Sadly, tales of domestic violence zoom in and out of the news so frequently that they rarely capture the public’s attention, and when they do, they don’t hold it for long. Meanwhile, Gacy’s story, along with those of other serial killers like Ted Bundy, Jeffrey Dahmer, and David Berkowitz, are remembered even decades later: They’re so well-known that we continue to hear casual references to them in pop culture. For example, in Katy Perry’s recent song “Dark Horse,” Juicy J raps, “She’ll eat your heart out/like Jeffrey Dahmer.” Dahmer, who was known for cannibalizing his victims, committed his crimes between 1978 and 1991, and was killed in prison in 1994, nearly 20 years before “Dark Horse” was released.
Juicy J can drop that tasteless reference and know it will be understood because serial killers are “still very much a part of our culture,” Penman says.”
“The neutral reception of culture denies the real concrete reality of the culture industry. Heinz Steinert wrote: “It (culture industry)is a form of domination that reaches deep into what people know about society and world. It is domination not by fear and repression in the first place but by subtly determining what and how we know about the world. Its center is the cult of the factual.” It is a cultural production of commodified knowledge, whose appeal is always to the authority of statistical or measured proofs. Popularity is often taken as if it occurs in a vacuum. If a film is hard to see because distribution is limited, it already is marked as underground or difficult. The entire structure of *entertainment* is involved in creating audience attitude. As technology now increasingly allows a mastery of access … one can view a film whenever one likes on his computer or even cell phone, the audience is provided with a sense of specialness. Of ownership. I’ve written before about the sense of being an insider. A peak behind the scenes of the making of a popular film or TV show invites the audience to feel unique and privileged. Steinert calls this a “false privilege”. The rise of *reality TV shows* is another form of this insider construct. The specialness is linked, in an oddly contradictory way, to identification with other privileged shoppers of cultural product. There is the manufacture of a sense of ‘belonging’.
The audience today is encouraged to perceive their attention as empowerment. The advertisers and network and studio want them to view their product.

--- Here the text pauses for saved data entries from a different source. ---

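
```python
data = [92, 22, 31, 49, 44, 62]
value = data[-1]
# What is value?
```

data has length 6. Negative index -1 maps to positive index 6 + (-1) = 5. data[5] = 62.

62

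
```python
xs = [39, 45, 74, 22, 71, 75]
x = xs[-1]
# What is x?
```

xs has length 6. Negative index -1 maps to positive index 6 + (-1) = 5. xs[5] = 75.

75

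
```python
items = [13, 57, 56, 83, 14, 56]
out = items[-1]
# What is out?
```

items has length 6. Negative index -1 maps to positive index 6 + (-1) = 5. items[5] = 56.

56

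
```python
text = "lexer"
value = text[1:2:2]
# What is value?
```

text has length 5. The slice text[1:2:2] selects indices [1] (1->'e'), giving 'e'.

'e'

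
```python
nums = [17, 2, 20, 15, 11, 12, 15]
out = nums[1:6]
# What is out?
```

nums has length 7. The slice nums[1:6] selects indices [1, 2, 3, 4, 5] (1->2, 2->20, 3->15, 4->11, 5->12), giving [2, 20, 15, 11, 12].

[2, 20, 15, 11, 12]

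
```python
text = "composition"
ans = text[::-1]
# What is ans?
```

text has length 11. The slice text[::-1] selects indices [10, 9, 8, 7, 6, 5, 4, 3, 2, 1, 0] (10->'n', 9->'o', 8->'i', 7->'t', 6->'i', 5->'s', 4->'o', 3->'p', 2->'m', 1->'o', 0->'c'), giving 'noitisopmoc'.

'noitisopmoc'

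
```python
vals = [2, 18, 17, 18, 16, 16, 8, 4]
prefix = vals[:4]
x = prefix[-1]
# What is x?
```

vals has length 8. The slice vals[:4] selects indices [0, 1, 2, 3] (0->2, 1->18, 2->17, 3->18), giving [2, 18, 17, 18]. So prefix = [2, 18, 17, 18]. Then prefix[-1] = 18.

18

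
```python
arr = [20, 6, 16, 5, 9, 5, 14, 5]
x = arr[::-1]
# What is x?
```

arr has length 8. The slice arr[::-1] selects indices [7, 6, 5, 4, 3, 2, 1, 0] (7->5, 6->14, 5->5, 4->9, 3->5, 2->16, 1->6, 0->20), giving [5, 14, 5, 9, 5, 16, 6, 20].

[5, 14, 5, 9, 5, 16, 6, 20]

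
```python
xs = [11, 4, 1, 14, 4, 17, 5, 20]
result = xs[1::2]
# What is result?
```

xs has length 8. The slice xs[1::2] selects indices [1, 3, 5, 7] (1->4, 3->14, 5->17, 7->20), giving [4, 14, 17, 20].

[4, 14, 17, 20]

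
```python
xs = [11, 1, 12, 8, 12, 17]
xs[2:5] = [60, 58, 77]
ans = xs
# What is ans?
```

xs starts as [11, 1, 12, 8, 12, 17] (length 6). The slice xs[2:5] covers indices [2, 3, 4] with values [12, 8, 12]. Replacing that slice with [60, 58, 77] (same length) produces [11, 1, 60, 58, 77, 17].

[11, 1, 60, 58, 77, 17]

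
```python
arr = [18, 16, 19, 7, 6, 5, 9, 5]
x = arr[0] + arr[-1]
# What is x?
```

arr has length 8. arr[0] = 18.
arr has length 8. Negative index -1 maps to positive index 8 + (-1) = 7. arr[7] = 5.
Sum: 18 + 5 = 23.

23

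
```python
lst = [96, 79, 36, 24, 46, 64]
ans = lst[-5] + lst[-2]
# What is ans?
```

lst has length 6. Negative index -5 maps to positive index 6 + (-5) = 1. lst[1] = 79.
lst has length 6. Negative index -2 maps to positive index 6 + (-2) = 4. lst[4] = 46.
Sum: 79 + 46 = 125.

125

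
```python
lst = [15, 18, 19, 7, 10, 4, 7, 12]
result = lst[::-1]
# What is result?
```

lst has length 8. The slice lst[::-1] selects indices [7, 6, 5, 4, 3, 2, 1, 0] (7->12, 6->7, 5->4, 4->10, 3->7, 2->19, 1->18, 0->15), giving [12, 7, 4, 10, 7, 19, 18, 15].

[12, 7, 4, 10, 7, 19, 18, 15]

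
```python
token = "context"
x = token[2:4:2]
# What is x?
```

token has length 7. The slice token[2:4:2] selects indices [2] (2->'n'), giving 'n'.

'n'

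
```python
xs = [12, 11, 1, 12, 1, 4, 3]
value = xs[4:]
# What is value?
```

xs has length 7. The slice xs[4:] selects indices [4, 5, 6] (4->1, 5->4, 6->3), giving [1, 4, 3].

[1, 4, 3]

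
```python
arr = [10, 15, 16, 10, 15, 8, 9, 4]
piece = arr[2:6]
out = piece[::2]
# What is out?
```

arr has length 8. The slice arr[2:6] selects indices [2, 3, 4, 5] (2->16, 3->10, 4->15, 5->8), giving [16, 10, 15, 8]. So piece = [16, 10, 15, 8]. piece has length 4. The slice piece[::2] selects indices [0, 2] (0->16, 2->15), giving [16, 15].

[16, 15]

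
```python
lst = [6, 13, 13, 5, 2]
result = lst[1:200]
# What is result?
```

lst has length 5. The slice lst[1:200] selects indices [1, 2, 3, 4] (1->13, 2->13, 3->5, 4->2), giving [13, 13, 5, 2].

[13, 13, 5, 2]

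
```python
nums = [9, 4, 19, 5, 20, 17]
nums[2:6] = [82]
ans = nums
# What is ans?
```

nums starts as [9, 4, 19, 5, 20, 17] (length 6). The slice nums[2:6] covers indices [2, 3, 4, 5] with values [19, 5, 20, 17]. Replacing that slice with [82] (different length) produces [9, 4, 82].

[9, 4, 82]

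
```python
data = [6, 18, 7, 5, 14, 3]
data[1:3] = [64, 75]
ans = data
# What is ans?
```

data starts as [6, 18, 7, 5, 14, 3] (length 6). The slice data[1:3] covers indices [1, 2] with values [18, 7]. Replacing that slice with [64, 75] (same length) produces [6, 64, 75, 5, 14, 3].

[6, 64, 75, 5, 14, 3]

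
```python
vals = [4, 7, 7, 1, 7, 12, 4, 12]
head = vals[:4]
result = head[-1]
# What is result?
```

vals has length 8. The slice vals[:4] selects indices [0, 1, 2, 3] (0->4, 1->7, 2->7, 3->1), giving [4, 7, 7, 1]. So head = [4, 7, 7, 1]. Then head[-1] = 1.

1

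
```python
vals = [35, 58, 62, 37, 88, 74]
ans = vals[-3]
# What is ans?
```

vals has length 6. Negative index -3 maps to positive index 6 + (-3) = 3. vals[3] = 37.

37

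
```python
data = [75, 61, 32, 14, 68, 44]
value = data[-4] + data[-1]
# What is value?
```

data has length 6. Negative index -4 maps to positive index 6 + (-4) = 2. data[2] = 32.
data has length 6. Negative index -1 maps to positive index 6 + (-1) = 5. data[5] = 44.
Sum: 32 + 44 = 76.

76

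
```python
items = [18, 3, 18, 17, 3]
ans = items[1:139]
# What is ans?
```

items has length 5. The slice items[1:139] selects indices [1, 2, 3, 4] (1->3, 2->18, 3->17, 4->3), giving [3, 18, 17, 3].

[3, 18, 17, 3]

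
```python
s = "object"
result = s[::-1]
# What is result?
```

s has length 6. The slice s[::-1] selects indices [5, 4, 3, 2, 1, 0] (5->'t', 4->'c', 3->'e', 2->'j', 1->'b', 0->'o'), giving 'tcejbo'.

'tcejbo'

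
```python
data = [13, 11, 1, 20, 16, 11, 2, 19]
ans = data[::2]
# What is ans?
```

data has length 8. The slice data[::2] selects indices [0, 2, 4, 6] (0->13, 2->1, 4->16, 6->2), giving [13, 1, 16, 2].

[13, 1, 16, 2]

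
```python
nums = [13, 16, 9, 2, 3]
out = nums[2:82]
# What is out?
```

nums has length 5. The slice nums[2:82] selects indices [2, 3, 4] (2->9, 3->2, 4->3), giving [9, 2, 3].

[9, 2, 3]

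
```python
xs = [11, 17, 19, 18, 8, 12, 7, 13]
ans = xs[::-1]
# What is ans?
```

xs has length 8. The slice xs[::-1] selects indices [7, 6, 5, 4, 3, 2, 1, 0] (7->13, 6->7, 5->12, 4->8, 3->18, 2->19, 1->17, 0->11), giving [13, 7, 12, 8, 18, 19, 17, 11].

[13, 7, 12, 8, 18, 19, 17, 11]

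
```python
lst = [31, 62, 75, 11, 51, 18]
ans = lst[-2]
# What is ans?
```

lst has length 6. Negative index -2 maps to positive index 6 + (-2) = 4. lst[4] = 51.

51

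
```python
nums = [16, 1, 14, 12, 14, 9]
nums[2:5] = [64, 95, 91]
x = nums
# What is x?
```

nums starts as [16, 1, 14, 12, 14, 9] (length 6). The slice nums[2:5] covers indices [2, 3, 4] with values [14, 12, 14]. Replacing that slice with [64, 95, 91] (same length) produces [16, 1, 64, 95, 91, 9].

[16, 1, 64, 95, 91, 9]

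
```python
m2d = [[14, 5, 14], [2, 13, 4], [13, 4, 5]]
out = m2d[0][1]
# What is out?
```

m2d[0] = [14, 5, 14]. Taking column 1 of that row yields 5.

5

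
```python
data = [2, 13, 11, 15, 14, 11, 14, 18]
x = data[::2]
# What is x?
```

data has length 8. The slice data[::2] selects indices [0, 2, 4, 6] (0->2, 2->11, 4->14, 6->14), giving [2, 11, 14, 14].

[2, 11, 14, 14]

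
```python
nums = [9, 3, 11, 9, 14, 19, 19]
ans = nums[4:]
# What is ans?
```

nums has length 7. The slice nums[4:] selects indices [4, 5, 6] (4->14, 5->19, 6->19), giving [14, 19, 19].

[14, 19, 19]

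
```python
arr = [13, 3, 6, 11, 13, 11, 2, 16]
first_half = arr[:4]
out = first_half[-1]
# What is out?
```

arr has length 8. The slice arr[:4] selects indices [0, 1, 2, 3] (0->13, 1->3, 2->6, 3->11), giving [13, 3, 6, 11]. So first_half = [13, 3, 6, 11]. Then first_half[-1] = 11.

11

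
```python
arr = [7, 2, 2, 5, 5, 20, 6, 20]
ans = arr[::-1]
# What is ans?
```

arr has length 8. The slice arr[::-1] selects indices [7, 6, 5, 4, 3, 2, 1, 0] (7->20, 6->6, 5->20, 4->5, 3->5, 2->2, 1->2, 0->7), giving [20, 6, 20, 5, 5, 2, 2, 7].

[20, 6, 20, 5, 5, 2, 2, 7]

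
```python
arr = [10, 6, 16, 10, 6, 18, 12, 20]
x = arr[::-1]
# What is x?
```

arr has length 8. The slice arr[::-1] selects indices [7, 6, 5, 4, 3, 2, 1, 0] (7->20, 6->12, 5->18, 4->6, 3->10, 2->16, 1->6, 0->10), giving [20, 12, 18, 6, 10, 16, 6, 10].

[20, 12, 18, 6, 10, 16, 6, 10]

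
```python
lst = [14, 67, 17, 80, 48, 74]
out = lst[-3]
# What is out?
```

lst has length 6. Negative index -3 maps to positive index 6 + (-3) = 3. lst[3] = 80.

80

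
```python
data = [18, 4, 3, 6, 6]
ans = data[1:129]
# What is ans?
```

data has length 5. The slice data[1:129] selects indices [1, 2, 3, 4] (1->4, 2->3, 3->6, 4->6), giving [4, 3, 6, 6].

[4, 3, 6, 6]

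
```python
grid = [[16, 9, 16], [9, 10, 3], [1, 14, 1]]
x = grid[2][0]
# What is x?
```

grid[2] = [1, 14, 1]. Taking column 0 of that row yields 1.

1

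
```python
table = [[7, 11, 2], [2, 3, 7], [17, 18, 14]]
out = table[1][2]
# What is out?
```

table[1] = [2, 3, 7]. Taking column 2 of that row yields 7.

7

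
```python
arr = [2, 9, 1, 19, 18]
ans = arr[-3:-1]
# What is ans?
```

arr has length 5. The slice arr[-3:-1] selects indices [2, 3] (2->1, 3->19), giving [1, 19].

[1, 19]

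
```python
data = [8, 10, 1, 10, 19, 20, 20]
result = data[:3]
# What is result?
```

data has length 7. The slice data[:3] selects indices [0, 1, 2] (0->8, 1->10, 2->1), giving [8, 10, 1].

[8, 10, 1]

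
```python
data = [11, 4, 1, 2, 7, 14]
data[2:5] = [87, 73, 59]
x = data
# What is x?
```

data starts as [11, 4, 1, 2, 7, 14] (length 6). The slice data[2:5] covers indices [2, 3, 4] with values [1, 2, 7]. Replacing that slice with [87, 73, 59] (same length) produces [11, 4, 87, 73, 59, 14].

[11, 4, 87, 73, 59, 14]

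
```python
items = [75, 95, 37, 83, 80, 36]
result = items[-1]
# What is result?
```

items has length 6. Negative index -1 maps to positive index 6 + (-1) = 5. items[5] = 36.

36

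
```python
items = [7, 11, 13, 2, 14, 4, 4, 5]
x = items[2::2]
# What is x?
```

items has length 8. The slice items[2::2] selects indices [2, 4, 6] (2->13, 4->14, 6->4), giving [13, 14, 4].

[13, 14, 4]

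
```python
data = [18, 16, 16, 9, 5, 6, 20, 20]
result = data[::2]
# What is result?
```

data has length 8. The slice data[::2] selects indices [0, 2, 4, 6] (0->18, 2->16, 4->5, 6->20), giving [18, 16, 5, 20].

[18, 16, 5, 20]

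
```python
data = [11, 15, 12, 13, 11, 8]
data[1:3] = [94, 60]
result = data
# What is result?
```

data starts as [11, 15, 12, 13, 11, 8] (length 6). The slice data[1:3] covers indices [1, 2] with values [15, 12]. Replacing that slice with [94, 60] (same length) produces [11, 94, 60, 13, 11, 8].

[11, 94, 60, 13, 11, 8]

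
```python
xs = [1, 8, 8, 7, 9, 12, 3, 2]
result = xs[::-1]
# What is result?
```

xs has length 8. The slice xs[::-1] selects indices [7, 6, 5, 4, 3, 2, 1, 0] (7->2, 6->3, 5->12, 4->9, 3->7, 2->8, 1->8, 0->1), giving [2, 3, 12, 9, 7, 8, 8, 1].

[2, 3, 12, 9, 7, 8, 8, 1]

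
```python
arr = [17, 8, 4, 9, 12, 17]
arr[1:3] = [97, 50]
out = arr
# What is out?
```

arr starts as [17, 8, 4, 9, 12, 17] (length 6). The slice arr[1:3] covers indices [1, 2] with values [8, 4]. Replacing that slice with [97, 50] (same length) produces [17, 97, 50, 9, 12, 17].

[17, 97, 50, 9, 12, 17]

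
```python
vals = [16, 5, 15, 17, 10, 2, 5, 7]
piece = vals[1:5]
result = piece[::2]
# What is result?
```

vals has length 8. The slice vals[1:5] selects indices [1, 2, 3, 4] (1->5, 2->15, 3->17, 4->10), giving [5, 15, 17, 10]. So piece = [5, 15, 17, 10]. piece has length 4. The slice piece[::2] selects indices [0, 2] (0->5, 2->17), giving [5, 17].

[5, 17]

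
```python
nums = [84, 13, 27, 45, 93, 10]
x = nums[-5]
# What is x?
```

nums has length 6. Negative index -5 maps to positive index 6 + (-5) = 1. nums[1] = 13.

13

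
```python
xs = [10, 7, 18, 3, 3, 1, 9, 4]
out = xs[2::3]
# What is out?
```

xs has length 8. The slice xs[2::3] selects indices [2, 5] (2->18, 5->1), giving [18, 1].

[18, 1]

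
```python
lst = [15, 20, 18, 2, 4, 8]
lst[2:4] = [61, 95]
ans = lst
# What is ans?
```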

Neilsen ratings are published throughout the season, box office figures are published, and marketing targets the public by appealing to their wisdom, by critiquing their profile, their particular market niche. All of this shapes how the individual sees the narrative, or artwork. It is not all that different from the appeal of astrology columns or click bait polls that posit if YOU were a Western movie, which one would you be?”